Rise of global trade blocs reshapes economy

The world is experiencing a retreat from globalization, marked by the rise of protectionism and economic nationalism. President Donald Trump’s aggressive trade policies have intensified this shift, reinforcing a broader trend already underway. One of the most significant consequences of this retreat is the emergence of global trade blocs—economic zones with reduced cooperation and increased competition between them. Economists at Wells Fargo recently outlined a hypothetical but increasingly plausible scenario in which the world divides into three major global trade blocs, each led by the United States, China, or the European Union.

Trump’s tariffs, though scaled back from their peak, remain a central feature of U.S. trade policy. His recent comments suggest even steeper unilateral tariffs—up to 70%—may soon be imposed. These moves have not only disrupted trade flows but have also shaken the foundations of traditional alliances. European Commission President Ursula von der Leyen even declared that “the West as we knew it no longer exists,” signaling a profound shift in geopolitical alignment.

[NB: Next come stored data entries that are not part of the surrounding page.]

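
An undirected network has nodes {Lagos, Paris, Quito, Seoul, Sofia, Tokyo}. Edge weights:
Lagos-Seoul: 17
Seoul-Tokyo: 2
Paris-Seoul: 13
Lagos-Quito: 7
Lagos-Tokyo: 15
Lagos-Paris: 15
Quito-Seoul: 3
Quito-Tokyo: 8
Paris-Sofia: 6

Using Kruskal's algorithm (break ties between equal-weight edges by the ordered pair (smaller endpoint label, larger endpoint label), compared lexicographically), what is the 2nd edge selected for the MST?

Quito-Seoul

Kruskal's algorithm — process edges by increasing weight (ties by edge label):
Seoul-Tokyo (2): add. Components now {Seoul,Tokyo} {Lagos} {Paris} {Sofia} {Quito}
Quito-Seoul (3): add. Components now {Quito,Seoul,Tokyo} {Lagos} {Paris} {Sofia}
Paris-Sofia (6): add. Components now {Quito,Seoul,Tokyo} {Lagos} {Paris,Sofia}
Lagos-Quito (7): add. Components now {Lagos,Quito,Seoul,Tokyo} {Paris,Sofia}
Quito-Tokyo (8): skip — Tokyo and Quito already connected.
Paris-Seoul (13): add. Components now {Lagos,Paris,Quito,Seoul,Sofia,Tokyo}
The 2nd edge added is Quito-Seoul.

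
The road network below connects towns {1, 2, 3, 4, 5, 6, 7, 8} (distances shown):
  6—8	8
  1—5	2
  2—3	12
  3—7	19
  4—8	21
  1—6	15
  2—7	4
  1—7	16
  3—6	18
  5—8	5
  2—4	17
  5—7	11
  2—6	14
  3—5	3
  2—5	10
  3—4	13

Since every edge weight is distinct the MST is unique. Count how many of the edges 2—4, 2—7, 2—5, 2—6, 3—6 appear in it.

2

Sort edges by weight, then run Kruskal:
1—5 (2): add — endpoints in different components.
3—5 (3): add — endpoints in different components.
2—7 (4): add — endpoints in different components.
5—8 (5): add — endpoints in different components.
6—8 (8): add — endpoints in different components.
2—5 (10): add — endpoints in different components.
5—7 (11): skip — 5 and 7 already connected.
2—3 (12): skip — 2 and 3 already connected.
3—4 (13): add — endpoints in different components.
MST edge set: {1—5, 3—5, 2—7, 5—8, 6—8, 2—5, 3—4}.
Of the listed edges, {2—7, 2—5} are in the MST → 2.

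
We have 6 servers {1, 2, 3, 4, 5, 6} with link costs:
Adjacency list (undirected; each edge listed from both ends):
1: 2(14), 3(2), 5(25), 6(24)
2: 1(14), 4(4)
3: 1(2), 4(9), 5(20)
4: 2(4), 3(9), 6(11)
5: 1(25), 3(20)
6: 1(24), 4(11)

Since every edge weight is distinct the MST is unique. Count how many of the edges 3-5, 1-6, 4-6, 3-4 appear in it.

Sort edges by weight, then run Kruskal:
1-3 (2): add — endpoints in different components.
2-4 (4): add — endpoints in different components.
3-4 (9): add — endpoints in different components.
4-6 (11): add — endpoints in different components.
1-2 (14): skip — 1 and 2 already connected.
3-5 (20): add — endpoints in different components.
MST edge set: {1-3, 2-4, 3-4, 4-6, 3-5}.
Of the listed edges, {3-5, 4-6, 3-4} are in the MST → 3.

3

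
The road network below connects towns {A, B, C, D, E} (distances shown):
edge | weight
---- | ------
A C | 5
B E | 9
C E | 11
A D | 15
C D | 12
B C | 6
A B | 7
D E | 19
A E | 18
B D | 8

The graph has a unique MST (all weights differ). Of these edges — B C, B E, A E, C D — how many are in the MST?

Kruskal: consider edges lightest-first.
A C (5): add — endpoints in different components.
B C (6): add — endpoints in different components.
A B (7): skip — A and B already connected.
B D (8): add — endpoints in different components.
B E (9): add — endpoints in different components.
MST edge set: {A C, B C, B D, B E}.
Of the listed edges, {B C, B E} are in the MST → 2.

2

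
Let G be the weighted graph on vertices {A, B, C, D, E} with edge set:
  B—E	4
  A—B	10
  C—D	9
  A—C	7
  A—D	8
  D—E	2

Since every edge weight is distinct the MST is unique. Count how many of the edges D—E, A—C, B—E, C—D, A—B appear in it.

3

Kruskal's algorithm — process edges by increasing weight (ties by edge label):
D—E (2): add. Components now {A} {B} {C} {D,E}
B—E (4): add. Components now {A} {B,D,E} {C}
A—C (7): add. Components now {A,C} {B,D,E}
A—D (8): add. Components now {A,B,C,D,E}
MST edge set: {D—E, B—E, A—C, A—D}.
Of the listed edges, {D—E, A—C, B—E} are in the MST → 3.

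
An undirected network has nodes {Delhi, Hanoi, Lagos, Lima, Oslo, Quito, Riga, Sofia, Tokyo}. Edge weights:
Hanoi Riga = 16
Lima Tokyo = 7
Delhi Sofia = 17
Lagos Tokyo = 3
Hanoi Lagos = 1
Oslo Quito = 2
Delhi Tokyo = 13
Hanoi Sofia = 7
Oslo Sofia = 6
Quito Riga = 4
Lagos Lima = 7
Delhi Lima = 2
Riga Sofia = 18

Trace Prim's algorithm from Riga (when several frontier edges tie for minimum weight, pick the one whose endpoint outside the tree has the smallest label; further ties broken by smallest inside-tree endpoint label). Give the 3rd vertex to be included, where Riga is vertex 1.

Oslo

Prim, starting at Riga.
Step 1: cheapest edge leaving the tree is Quito Riga (4); add Quito.
Step 2: cheapest edge leaving the tree is Oslo Quito (2); add Oslo.
Step 3: cheapest edge leaving the tree is Oslo Sofia (6); add Sofia.
Step 4: cheapest edge leaving the tree is Hanoi Sofia (7); add Hanoi.
Step 5: cheapest edge leaving the tree is Hanoi Lagos (1); add Lagos.
Step 6: cheapest edge leaving the tree is Lagos Tokyo (3); add Tokyo.
Step 7: cheapest edge leaving the tree is Lagos Lima (7); add Lima.
Step 8: cheapest edge leaving the tree is Delhi Lima (2); add Delhi.
Vertex order: Riga, Quito, Oslo, Sofia, Hanoi, Lagos, Tokyo, Lima, Delhi. The 3rd vertex is Oslo.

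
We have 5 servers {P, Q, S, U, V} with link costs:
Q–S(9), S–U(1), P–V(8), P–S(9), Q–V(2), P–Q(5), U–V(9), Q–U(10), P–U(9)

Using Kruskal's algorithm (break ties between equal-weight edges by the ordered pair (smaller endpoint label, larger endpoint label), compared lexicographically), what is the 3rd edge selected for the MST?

P-Q

Kruskal: consider edges lightest-first.
S–U (1): add — endpoints in different components.
Q–V (2): add — endpoints in different components.
P–Q (5): add — endpoints in different components.
P–V (8): skip — V and P already connected.
P–S (9): add — endpoints in different components.
The 3rd edge added is P–Q.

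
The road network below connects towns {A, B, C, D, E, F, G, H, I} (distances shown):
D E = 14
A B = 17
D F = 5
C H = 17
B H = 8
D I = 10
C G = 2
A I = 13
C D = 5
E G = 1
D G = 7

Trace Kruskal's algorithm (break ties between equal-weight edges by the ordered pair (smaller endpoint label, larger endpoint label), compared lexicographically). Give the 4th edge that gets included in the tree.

Kruskal: consider edges lightest-first.
E G (1): add — endpoints in different components.
C G (2): add — endpoints in different components.
C D (5): add — endpoints in different components.
D F (5): add — endpoints in different components.
D G (7): skip — D and G already connected.
B H (8): add — endpoints in different components.
D I (10): add — endpoints in different components.
A I (13): add — endpoints in different components.
D E (14): skip — D and E already connected.
A B (17): add — endpoints in different components.
The 4th edge added is D F.

D-F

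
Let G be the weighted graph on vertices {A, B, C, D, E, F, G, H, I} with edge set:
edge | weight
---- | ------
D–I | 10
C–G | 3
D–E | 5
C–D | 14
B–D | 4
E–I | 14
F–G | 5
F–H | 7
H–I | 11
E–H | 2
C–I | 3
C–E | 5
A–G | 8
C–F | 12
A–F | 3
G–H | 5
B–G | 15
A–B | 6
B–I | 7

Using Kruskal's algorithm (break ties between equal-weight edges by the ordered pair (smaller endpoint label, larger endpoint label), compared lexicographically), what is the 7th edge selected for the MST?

Kruskal's algorithm — process edges by increasing weight (ties by edge label):
E–H (2): add — endpoints in different components.
A–F (3): add — endpoints in different components.
C–G (3): add — endpoints in different components.
C–I (3): add — endpoints in different components.
B–D (4): add — endpoints in different components.
C–E (5): add — endpoints in different components.
D–E (5): add — endpoints in different components.
F–G (5): add — endpoints in different components.
The 7th edge added is D–E.

D-E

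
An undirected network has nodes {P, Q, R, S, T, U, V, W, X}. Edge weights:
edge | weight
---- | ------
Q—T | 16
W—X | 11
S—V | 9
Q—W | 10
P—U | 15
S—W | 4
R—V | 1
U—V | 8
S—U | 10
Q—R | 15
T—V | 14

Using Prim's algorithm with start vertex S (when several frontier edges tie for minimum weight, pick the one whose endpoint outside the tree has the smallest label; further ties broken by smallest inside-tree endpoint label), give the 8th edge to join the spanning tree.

Prim, starting at S.
Step 1: frontier [S—W 4, S—V 9, S—U 10] → take S—W (4); add W.
Step 2: frontier [S—V 9, S—U 10, Q—W 10, W—X 11] → take S—V (9); add V.
Step 3: frontier [S—U 10, R—V 1, U—V 8, T—V 14, Q—W 10, W—X 11] → take R—V (1); add R.
Step 4: frontier [Q—R 15, S—U 10, U—V 8, T—V 14, Q—W 10, W—X 11] → take U—V (8); add U.
Step 5: frontier [Q—R 15, P—U 15, T—V 14, Q—W 10, W—X 11] → take Q—W (10); add Q.
Step 6: frontier [Q—T 16, P—U 15, T—V 14, W—X 11] → take W—X (11); add X.
Step 7: frontier [Q—T 16, P—U 15, T—V 14] → take T—V (14); add T.
Step 8: frontier [P—U 15] → take P—U (15); add P.
The 8th edge added is P—U.

P-U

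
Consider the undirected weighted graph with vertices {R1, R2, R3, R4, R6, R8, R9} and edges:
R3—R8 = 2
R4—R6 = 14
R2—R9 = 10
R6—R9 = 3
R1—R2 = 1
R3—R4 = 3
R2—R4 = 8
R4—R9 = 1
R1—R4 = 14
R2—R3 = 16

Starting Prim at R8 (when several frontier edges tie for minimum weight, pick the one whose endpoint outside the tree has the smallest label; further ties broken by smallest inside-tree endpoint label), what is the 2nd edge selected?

Prim's algorithm from R8:
Step 1: cheapest edge leaving the tree is R3—R8 (2); add R3.
Step 2: cheapest edge leaving the tree is R3—R4 (3); add R4.
Step 3: cheapest edge leaving the tree is R4—R9 (1); add R9.
Step 4: cheapest edge leaving the tree is R6—R9 (3); add R6.
Step 5: cheapest edge leaving the tree is R2—R4 (8); add R2.
Step 6: cheapest edge leaving the tree is R1—R2 (1); add R1.
The 2nd edge added is R3—R4.

R3-R4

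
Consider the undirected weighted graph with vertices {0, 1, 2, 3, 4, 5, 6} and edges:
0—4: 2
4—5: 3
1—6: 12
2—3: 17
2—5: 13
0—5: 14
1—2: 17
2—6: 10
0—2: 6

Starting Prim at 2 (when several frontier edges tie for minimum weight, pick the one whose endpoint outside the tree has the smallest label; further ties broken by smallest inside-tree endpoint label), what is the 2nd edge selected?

Grow the tree from 2 using Prim:
Step 1: cheapest edge leaving the tree is 0—2 (6); add 0.
Step 2: cheapest edge leaving the tree is 0—4 (2); add 4.
Step 3: cheapest edge leaving the tree is 4—5 (3); add 5.
Step 4: cheapest edge leaving the tree is 2—6 (10); add 6.
Step 5: cheapest edge leaving the tree is 1—6 (12); add 1.
Step 6: cheapest edge leaving the tree is 2—3 (17); add 3.
The 2nd edge added is 0—4.

0-4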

Wells Fargo’s model divides the world’s top economies into three global trade blocs. The U.S.-led bloc includes most of the Western Hemisphere, as well as allies in Asia and the Middle East. China’s bloc is made up of Russia, much of East and Central Asia, top African economies, and selected countries in Latin America and the Middle East. The EU bloc, the smallest, includes the European Union, the United Kingdom, and several nearby nations including Norway, Switzerland, Turkey, and Ukraine.

The analysts argue that the roots of deglobalization lie in escalating geopolitical and economic tensions—particularly between the U.S. and China. These frictions are prompting the EU to increasingly consider its own distinct geopolitical and economic path, further entrenching the tripolar world order.

Wells Fargo assumes Trump’s trade policies will survive legal scrutiny, with the average tariff stabilizing at around 14%. Though this is lower than earlier proposals, it still marks a significant jump from the 2.3% average tariff rate at the end of 2024. In their scenario, they analyze data from 100 countries covering 97% of global GDP and 93% of global exports, splitting them into the three blocs accordingly.

The economic impacts of this shift to global trade blocs are substantial. In a world where each bloc imposes a 15% tariff on the others, global GDP growth between 2025 and 2029 is projected at just 9.1%, compared to 11% under a free-trade scenario. This slower growth represents a cumulative global GDP loss of about $3.8 trillion over five years, equivalent to $1,800 per household of four. According to the Oxford Global Economic Model used in the analysis, the sharpest economic pain would be felt in the first two years, with the global economy never fully recovering to its original growth trajectory during the forecast period.

Ultimately, the rise of global trade blocs signals a dramatic reconfiguration of the global economic order, with long-lasting consequences for growth, diplomacy, and the structure of international trade.